「怒り」とうまくつきあうコツ ~ヒント#9

2022.07.21

皆さんは「怒り」という感情をどのくらい感じるでしょうか。普段から怒りっぽいという方もいれば、ホルモンバランスや月の満ち欠け、季節などによって怒りっぽくなるときがあるという方もいらっしゃると思います。今日は「怒り」という感情との上手な付き合い方についてご紹介します。

「怒り」は悪いものではない

「怒り」という感情は、よく悪者にされがちですが、決して悪いことだけではありません。私たちが「怒り」を感じるとき、脳内では「ノルアドレナリン」というホルモンが分泌されます。これは、人の活動ややる気をもたらすホルモンで、朝目が覚める時にも分泌されています。つまり、ホルモンの分泌の面から考えると、過剰でない「怒り」は、なんとかそれを思い通りにしようという活動ややる気の原動力にもなると考えることができます。

人はどのようなときに「怒り」を感じるか

期待通りではなかったとき

怒りの原因となる期待とは、人に対して、場合によっては、自分自身に対しても、勝手に抱いている「こうしてくれて当然」「やってくれて当たり前」と思っていることです。「そうなって当然」という気持ちがあるため、その通りにならなかった時、裏切られた気持ちになり、怒りが生じます。近い関係であればあるほど「言わなくてもそれくらいやってくれるだろう、わかってくれるだろう」と思いがちですが、自分がわかっていることすべてを相手がわかっているわけではないということに気づき、なるべく「言ったつもり」「そんなことは当たり前」という認識を減らすことで、このような怒りを感じることを少なくすることができます。

自分の大切なものを否定されたとき

自分の大切なもの・こと・価値観が否定されている、侵害されていると感じる時も「怒り」が生じることがあります。このような「怒り」を感じている時、人は「自分が大切にしている価値観 = 周囲にとっても正しい価値観」と考えてしまっていることがほとんどです。さらに「自分の大切な価値観=自分自身」となっているため、自分の大切な価値観を否定されることは、自分の存在が否定されたような気持ちになり、怒りを感じてしまうのです。まずは、自分が大切にしている価値観が周囲にとっても正しい価値観とはかぎらないということを知ることが大切です。場合によっては、あなたが大切にしている価値観について、相手は知らない・認識できていないこともあるのです。言い換えれば、あなたの大切にしている価値観を相手が否定したり、侵害しているのではなく、あなたとは異なる「その相手が大事にしている価値観」を言っているだけということです。

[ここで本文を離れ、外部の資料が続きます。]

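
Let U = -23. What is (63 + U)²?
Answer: 1600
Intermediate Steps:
(63 + U)² = (63 - 23)² = 40² = 1600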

そのように考えることができれば、相手との対話もスムーズになるのではないでしょうか。

疲れているとき

疲れているとき、体調不良のとき、人は余裕がなくなります。そのため、普段なら笑って済ませられることにも反応してイライラしてしまいがちになります。ほかの理由とは違い、いつもと違う状態の自分であるため、ついキレてしまうこともあるかもしれません。まずは、「疲れていると人はイライラしやすくなる」ということを知っておくこと、そして何よりこのように心にまで不調をもたらす体の不調や疲れをとるためにできることを優先しましょう。ホルモンバランスや月の満ち欠け、季節の要因などもここに当てはまります。前もって、このような状況の時にイライラしやすいということがわかっているようであれば、前もってセルフケアを行うようにしましょう。

「怒り」とうまくつきあうコツ

ここまで、「怒り」についてご紹介してきましたが、実際「怒り」を感じているときには、そんなに冷静に分析できないのが普通です。ここからは、「怒り」とうまくつきあう実践法をお伝えします。

「怒り」を自分から離す

「怒り」を感じたら、自分の頭や心の中にある「怒り」との間に距離を作ります。10秒数えながらゆっくり深呼吸をしましょう。そのときに意識したいのが今怒りを感じている状況を自分が空の上から見ているようなイメージを持つこと。そうすることで、「怒り」の渦中にいる自分をすこし「怒り」から遠ざけることができ、少し冷静さを取り戻すことができます。。

「怒り」を観察して、表現する

少し、距離をとって「怒り」の状況を見たら、その内容を客観的に観察してみます。「今どのくらいの怒りなのか」「どの言葉に怒りを感じたのか」「どの行動がイラっとしたのか」「どうしてほしかったのか」といったポイントで観察し、それを言葉で表現してみましょう。状況が許せば、紙に書き出してみるのもひとつのアイデアです。言葉にすることで、より客観的に見ることができ、怒りが収まることもありますし、相手に対して何を伝えればよいかということを整理することもできます。

相手に伝える

きちんと気持ちの整理ができ、冷静に相手と話ができる状態が作れたら、相手に気持ちを伝えてみましょう。気持ちを伝えるときは以下の3ポイントを意識します。
・「私」を主語にする。
・「~された」ではなくて、「~してほしかった」と伝える。
・必要であれば自分がその時感じた感情を伝える。
このように伝えることで、相手を責めることなく、自分の気持ちや要望を伝えることができます。

今回は「怒り」との上手なつきあい方についてご紹介しました。「怒り」は必ずしもネガティブなものだけではないとお伝えはしましたが、できるだけ笑顔でいたいですし、早めに切り替えられる自分でいたいですよね。夏は、暑いせいかイライラしやすくなるという人も多いようです。そんなときはぜひ、実践法をお試しください。